• #1 by Patrick10 on 14 Dec 2022
  • hi there,
    l have a small italian restaurant, pasta, Napolitano pizza etc. l was thinking if l was to  par bake my pizzas before l open the restaurant then place in a chiller.
    when opened l would remove from the chiller each pizza as needed and put on the sauce, toppings etc and do the final bake. Would this affect the flavor
    etc. l would also like to know how long too par bake and what temperature to use. thank you
  • #2 by Jackitup on 14 Dec 2022
  • If you truly baking NP pies, no, they would not lend well to par baking. Other styles like Chicago thin, cracker style thin style, bar style ect can work out okay......
  • #3 by wotavidone on 14 Dec 2022
  • Premade par baked crusts are a thing in the Pub Pizza genre here in Oz.
    I know it to be so because several pub cooks have shown me the par baked crusts they buy.
    The Fat Aussie Pub Pizzas they make with them are very popular.
    Thinks loads and loads of toppings on a crust that needs structural integrity.
    I don't, however, know how they get from that parbaked crust to the finished product.
    I will ask around, if I can do so without ruining my reputation for scratch made ambrosia.
  • #4 by woodfiredandrew on 14 Dec 2022
  • Agree with Jon , i would not par bake NPs, square for sure.
  • #5 by Andrew t on 14 Dec 2022
  • consider Pinsa. EIther make your self or they have a gret frozen product if you're looking to save time/effort.
  • #6 by Whatsgooddough on 14 Dec 2022
  • You can par bake any crust you like. It just depends on your style and final product. John Arena from metro pizzas always par bakes his sicilians. People par bake their detroit style. Tony Gemignani par bakes cracker. And for those saying you can't parbake NP, I'm sorry but check out my friend's blind bake method.
  • #7 by Andrew t on 16 Dec 2022
  • You can par bake any crust you like.

    True, and terms like Neopolitian Pizza have specific and generally accepted definitions and expectations.

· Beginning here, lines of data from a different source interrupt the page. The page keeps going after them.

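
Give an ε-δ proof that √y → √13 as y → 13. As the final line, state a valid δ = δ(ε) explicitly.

δ = min(13, √13·ε)

Let ε > 0 be given. We want δ > 0 such that 0 < |y − 13| < δ implies |√y − √13| < ε.
Rationalise: √y − √13 = (y − 13)/(√y + √13), so |√y − √13| = |y − 13|/(√y + √13).
Restrict δ ≤ 13 so that |y − 13| < 13 forces y > 0, and then √y + √13 > √13.
Hence |√y − √13| < |y − 13|/√13, which is < ε once |y − 13| < √13·ε.
Take δ = min(13, √13·ε). If 0 < |y − 13| < δ then y > 0 and |√y − √13| < |y − 13|/√13 < ε.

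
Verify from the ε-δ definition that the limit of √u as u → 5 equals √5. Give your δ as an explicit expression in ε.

δ = min(5, √5·ε)

Suppose ε > 0. We want δ > 0 such that 0 < |u − 5| < δ implies |√u − √5| < ε.
Rationalise: √u − √5 = (u − 5)/(√u + √5), so |√u − √5| = |u − 5|/(√u + √5).
Restrict δ ≤ 5 so that |u − 5| < 5 forces u > 0, and then √u + √5 > √5.
Hence |√u − √5| < |u − 5|/√5, which is < ε once |u − 5| < √5·ε.
Take δ = min(5, √5·ε). If 0 < |u − 5| < δ then u > 0 and |√u − √5| < |u − 5|/√5 < ε.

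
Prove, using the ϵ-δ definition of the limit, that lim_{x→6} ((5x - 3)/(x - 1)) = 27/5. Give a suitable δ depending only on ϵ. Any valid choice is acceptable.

Let ϵ > 0 be given. We want δ > 0 with 0 < |x − 6| < δ ⇒ |(5x - 3)/(x - 1) − (27/5)| < ϵ.
Combining over a common denominator, (5x - 3)/(x - 1) − (27/5) = [(5x - 3)·5 − 27·(x - 1)] / [5·(x - 1)] = -2(x − 6) / (5(x - 1)).
So |(5x - 3)/(x - 1) − (27/5)| = 2|x − 6| / (5·|x − 1|).
Restrict δ ≤ 5/2. Then |x − 6| < 5/2 gives |x − 1| = |(x − 6) + 5| ≥ 5 − 5/2 = 5/2.
Hence |(5x - 3)/(x - 1) − (27/5)| < 2|x − 6|/(5·(5/2)) = (4/25)|x − 6|, which is < ϵ once |x − 6| < (25/4)ϵ.
Take δ = min(5/2, (25/4)ϵ). Then 0 < |x − 6| < δ forces both bounds, so |(5x - 3)/(x - 1) − (27/5)| < ϵ.

δ = min(5/2, (25/4)ϵ)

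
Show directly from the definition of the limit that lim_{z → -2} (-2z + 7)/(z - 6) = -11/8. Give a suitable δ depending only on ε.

Let ε > 0. We want δ > 0 with 0 < |z + 2| < δ ⇒ |(-2z + 7)/(z - 6) + 11/8| < ε.
Combining over a common denominator, (-2z + 7)/(z - 6) + 11/8 = [(-2z + 7)·(-8) − 11·(z - 6)] / [(-8)·(z - 6)] = 5(z + 2) / ((-8)(z - 6)).
So |(-2z + 7)/(z - 6) + 11/8| = 5|z + 2| / (8·|z − 6|).
Restrict δ ≤ 4. Then |z + 2| < 4 gives |z − 6| = |(z + 2) + (-8)| ≥ 8 − 4 = 4.
Hence |(-2z + 7)/(z - 6) + 11/8| < 5|z + 2|/(8·4) = (5/32)|z + 2|, which is < ε once |z + 2| < (32/5)ε.
Take δ = min(4, (32/5)ε). Then 0 < |z + 2| < δ forces both bounds, so |(-2z + 7)/(z - 6) + 11/8| < ε.

δ = min(4, (32/5)ε)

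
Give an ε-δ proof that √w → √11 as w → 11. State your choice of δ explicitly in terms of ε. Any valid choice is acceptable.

δ = min(11, √11·ε)

Suppose ε > 0. We want δ > 0 such that 0 < |w − 11| < δ implies |√w − √11| < ε.
Multiplying by the conjugate, |√w − √11| = |w − 11|/(√w + √11).
Restrict δ ≤ 11 so that |w − 11| < 11 forces w > 0, and then √w + √11 > √11.
Hence |√w − √11| < |w − 11|/√11, which is < ε once |w − 11| < √11·ε.
Take δ = min(11, √11·ε). If 0 < |w − 11| < δ then w > 0 and |√w − √11| < |w − 11|/√11 < ε.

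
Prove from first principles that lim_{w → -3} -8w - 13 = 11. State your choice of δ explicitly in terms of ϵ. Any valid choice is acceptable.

δ = ϵ/8

Let ϵ > 0. We need δ > 0 so that 0 < |w + 3| < δ implies |(-8w - 13) − 11| < ϵ.
Since (-8w - 13) − 11 = -8(w + 3), we have |(-8w - 13) − 11| = 8|w + 3|.
So 8|w + 3| < ϵ exactly when |w + 3| < ϵ/8.
Choosing δ = ϵ/8 gives |(-8w - 13) − 11| = 8|w + 3| < ϵ whenever |w + 3| < δ.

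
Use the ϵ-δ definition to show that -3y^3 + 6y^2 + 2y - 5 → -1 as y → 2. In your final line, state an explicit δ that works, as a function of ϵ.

δ = min(1, ϵ/29)

Let ϵ > 0 be given. We want δ > 0 such that 0 < |y − 2| < δ implies |(-3y^3 + 6y^2 + 2y - 5) + 1| < ϵ.
(-3y^3 + 6y^2 + 2y - 5) + 1 = -3y^3 + 6y^2 + 2y - 4 = (y − 2)(-3y^2 + 2).
So |(-3y^3 + 6y^2 + 2y - 5) + 1| = |y − 2|·|-3y^2 + 2|.
Require δ ≤ 1. Then |y − 2| < 1 gives |y| < 3, and by the triangle inequality |-3y^2 + 2| ≤ 3·3^2 + 2 = 29.
Hence |(-3y^3 + 6y^2 + 2y - 5) + 1| ≤ 29|y − 2| < ϵ provided |y − 2| < ϵ/29.
Take δ = min(1, ϵ/29). Then 0 < |y − 2| < δ gives both |y − 2| < 1 and |y − 2| < ϵ/29, so |(-3y^3 + 6y^2 + 2y - 5) + 1| < ϵ.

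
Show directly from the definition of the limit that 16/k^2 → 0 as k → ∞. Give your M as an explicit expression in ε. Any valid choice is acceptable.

Let ε > 0 be given. For k ≥ 1, |16/k^2 − 0| = 16/k^2.
16/k^2 < ε ⇔ k^2 > 16/ε ⇔ k > (16/ε)^{1/2}.
Take M = (16/ε)^{1/2}. Then k > M implies 16/k^2 < ε.

M = (16/ε)^{1/2}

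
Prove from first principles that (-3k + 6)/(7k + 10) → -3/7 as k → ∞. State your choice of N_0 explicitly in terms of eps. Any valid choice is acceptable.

Fix eps > 0. For k ≥ 1, |(-3k + 6)/(7k + 10) + 3/7| = |72|/(7(7k + 10)) = 72/(7(7k + 10)).
Since 7k + 10 ≥ 7k for k ≥ 1, this is ≤ 72/(7·7k) = (72/49)/k.
So |(-3k + 6)/(7k + 10) + 3/7| < eps whenever k > (72/49)/eps.
Take N_0 = (72/49)/eps. If k > N_0 then |(-3k + 6)/(7k + 10) + 3/7| ≤ (72/49)/k < eps.

N_0 = (72/49)/eps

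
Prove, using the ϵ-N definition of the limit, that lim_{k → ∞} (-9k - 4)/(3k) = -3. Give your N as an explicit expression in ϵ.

Let ϵ > 0. For k ≥ 1, |(-9k - 4)/(3k) + 3| = |-12|/(3(3k)) = 12/(3(3k)).
Since 3k ≥ 3k for k ≥ 1, this is ≤ 12/(3·3k) = (4/3)/k.
So |(-9k - 4)/(3k) + 3| < ϵ whenever k > (4/3)/ϵ.
Take N = (4/3)/ϵ. If k > N then |(-9k - 4)/(3k) + 3| ≤ (4/3)/k < ϵ.

N = (4/3)/ϵ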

    I'm all for doing it things the way they work best to get the results I want.

    If the end product is notably different that the accepted standard then I should rethink what I call it. Often in commercial culinary settings 'my take on...' is a short cut to making the product feel more approachable while not being appropriate. I prebake my pan pizza and when asked 'is this Detroit?' I respond 'kind of but a little different'.

    If my rooster laid eggs, it would be my hen.